On August 15, it will be thirty-nine years ago to the day that some half-million people gathered in upstate New York for a three-day festival featuring some of the greatest rock ‘n’ roll performers of all time. Warner Home Video has announced its plans to celebrate the 40th anniversary of the music history milestone July 28, 2009 by releasing a spectacular Ultimate Collectors Edition of the Oscar-winning Woodstock: 3 Days of Peace & Music.
The restored and remastered release will include more than an hour of newly discovered Festival performances, some never-before-published in their entirety, from a number of artists, including The Who, Joe Cocker, Canned Heat, Joan Baez, Country Joe McDonald and Country Joe and the Fish with more to be announced. The release will incorporate reflections and perspectives from musicians, celebrities, influencers and other giants in the entertainment industry on the cultural significance of Woodstock 40 years later.

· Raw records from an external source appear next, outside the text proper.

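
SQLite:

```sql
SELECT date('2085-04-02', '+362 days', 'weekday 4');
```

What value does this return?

Applying '+362 days' to 2085-04-02: counting 362 days forward gives 2086-03-30.
`weekday 4` advances to the next Thursday; 2086-03-30 is a Saturday, so it moves forward to 2086-04-04.

2086-04-04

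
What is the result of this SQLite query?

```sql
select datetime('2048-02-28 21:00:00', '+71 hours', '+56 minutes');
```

2048-03-02 20:56:00

+71 hours from 2048-02-28 21:00:00 is 2048-03-02 20:00:00 (crosses midnight).
+56 minutes from 2048-03-02 20:00:00 is 2048-03-02 20:56:00.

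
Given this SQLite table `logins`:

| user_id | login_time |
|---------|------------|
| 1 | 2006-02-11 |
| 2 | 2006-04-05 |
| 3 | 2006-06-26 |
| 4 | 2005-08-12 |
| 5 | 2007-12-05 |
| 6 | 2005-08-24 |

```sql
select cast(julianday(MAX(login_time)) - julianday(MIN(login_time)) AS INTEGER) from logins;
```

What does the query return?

845

MIN = 2005-08-12, MAX = 2007-12-05.
19 days remain in August 2005 after the 12th (31 − 12).
Full months from September 2005 through November 2007 contribute their day counts.
Then 5 days into December 2007.
Total: 19 + 30 + 31 + 30 + 31 + 31 + 28 + 31 + 30 + 31 + 30 + 31 + 31 + 30 + 31 + 30 + 31 + 31 + 28 + 31 + 30 + 31 + 30 + 31 + 31 + 30 + 31 + 30 + 5 = 845.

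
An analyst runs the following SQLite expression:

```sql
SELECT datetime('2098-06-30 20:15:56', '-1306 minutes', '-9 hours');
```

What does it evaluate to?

2098-06-29 13:29:56

1306 minutes = 21h 46m; -1306 minutes from 2098-06-30 20:15:56 is 2098-06-29 22:29:56 (crosses midnight).
-9 hours from 2098-06-29 22:29:56 is 2098-06-29 13:29:56.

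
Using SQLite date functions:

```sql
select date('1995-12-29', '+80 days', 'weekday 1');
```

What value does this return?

1996-03-18

Applying '+80 days' to 1995-12-29: counting 80 days forward gives 1996-03-18.
`weekday 1` advances to the next Monday; 1996-03-18 is already a Monday, so it stays at 1996-03-18.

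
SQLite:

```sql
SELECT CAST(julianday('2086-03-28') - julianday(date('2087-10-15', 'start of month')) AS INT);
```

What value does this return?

`start of month` rewinds 2087-10-15 to 2087-10-01.
3 days remain in March 2086 after the 28th (31 − 28).
Full months from April 2086 through September 2087 contribute their day counts.
Then 1 day into October 2087.
Total: 3 + 30 + 31 + 30 + 31 + 31 + 30 + 31 + 30 + 31 + 31 + 28 + 31 + 30 + 31 + 30 + 31 + 31 + 30 + 1 = 552.
The subtraction is earlier − later, so the result is −552 → -552.

-552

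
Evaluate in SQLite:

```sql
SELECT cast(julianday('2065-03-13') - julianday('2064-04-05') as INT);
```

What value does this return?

25 days remain in April 2064 after the 5th (30 − 5).
Full months from May 2064 through February 2065 contribute their day counts.
Then 13 days into March 2065.
Total: 25 + 31 + 30 + 31 + 31 + 30 + 31 + 30 + 31 + 31 + 28 + 13 = 342.

342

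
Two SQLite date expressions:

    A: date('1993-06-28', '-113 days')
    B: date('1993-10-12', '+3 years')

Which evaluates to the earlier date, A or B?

A

A = 1993-03-07.
B = 1996-10-12.
A is earlier.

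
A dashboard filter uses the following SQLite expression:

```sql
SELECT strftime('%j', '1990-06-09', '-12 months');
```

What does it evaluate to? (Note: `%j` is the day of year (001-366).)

First apply '-12 months': 1990-06-09 → 1989-06-09.
Day-of-year for 1989-06-09: days since 1989-01-01 inclusive = 160, zero-padded to 160.

160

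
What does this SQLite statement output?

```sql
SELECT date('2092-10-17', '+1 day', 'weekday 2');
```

Advancing 1 more day within October lands on 2092-10-18.
`weekday 2` advances to the next Tuesday; 2092-10-18 is a Saturday, so it moves forward to 2092-10-21.

2092-10-21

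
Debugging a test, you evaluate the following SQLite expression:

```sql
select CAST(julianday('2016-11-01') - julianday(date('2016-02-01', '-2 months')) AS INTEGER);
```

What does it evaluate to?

336

Adding -2 months to 2016-02-01 gives 2015-12-01.
30 days remain in December 2015 after the 1st (31 − 1).
Full months from January 2016 through October 2016 contribute their day counts.
Then 1 day into November 2016.
Total: 30 + 31 + 29 + 31 + 30 + 31 + 30 + 31 + 31 + 30 + 31 + 1 = 336.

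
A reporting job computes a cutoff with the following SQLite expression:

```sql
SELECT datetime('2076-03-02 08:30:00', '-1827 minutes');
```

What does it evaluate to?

2076-03-01 02:03:00

1827 minutes = 30h 27m; -1827 minutes from 2076-03-02 08:30:00 is 2076-03-01 02:03:00 (crosses midnight).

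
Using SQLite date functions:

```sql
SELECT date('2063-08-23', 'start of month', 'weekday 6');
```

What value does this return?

2063-08-04

`start of month` rewinds 2063-08-23 to 2063-08-01.
`weekday 6` advances to the next Saturday; 2063-08-01 is a Wednesday, so it moves forward to 2063-08-04.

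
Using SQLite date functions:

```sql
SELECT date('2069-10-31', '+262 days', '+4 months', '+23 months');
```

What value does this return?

2072-10-20

Applying '+262 days' to 2069-10-31: counting 262 days forward gives 2070-07-20.
Adding +4 months to 2070-07-20 gives 2070-11-20.
Adding +23 months to 2070-11-20 gives 2072-10-20.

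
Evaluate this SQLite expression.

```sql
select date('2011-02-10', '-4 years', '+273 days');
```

2007-11-10

Adding -4 years to 2011-02-10 gives 2007-02-10.
Applying '+273 days' to 2007-02-10: counting 273 days forward gives 2007-11-10.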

The Ultimate Collector’s Edition (Blu-ray™ Hi-Def & DVD) will include the four-hour Director’s Cut, remastered from original elements and scanned at 2K with audio 5.1 mix supervised by director Michael Wadleigh. The concert original chief engineer Eddie Kramer, who was on-site for the festival, is overseeing the audio mix of all of the recently found added footage. In addition, there will be filmmaker commentary, replicas of handwritten notes from Festival attendees, The ‘60s and the Woodstock Generation – a 40 minute documentary film by noted filmmaker Robert Kline adapted from his book “Children of the 60s,” studio archive letters and other souvenir collectible items. The film has been on moratorium since January of this year and will continue to be unavailable to the public for more than a year and a half until its DVD release next year. Woodstock: 3 Days of Peace & Music will also be available as a stand-alone DVD.
Woodstock alumni David Crosby noted, “Woodstock was more than just a concert; it was an event. It was a time for our generation to speak up and let everyone know we had a voice. Whether you were there or are discovering the film for the first time, it still holds up 40 years later and now will speak to a whole new generation.”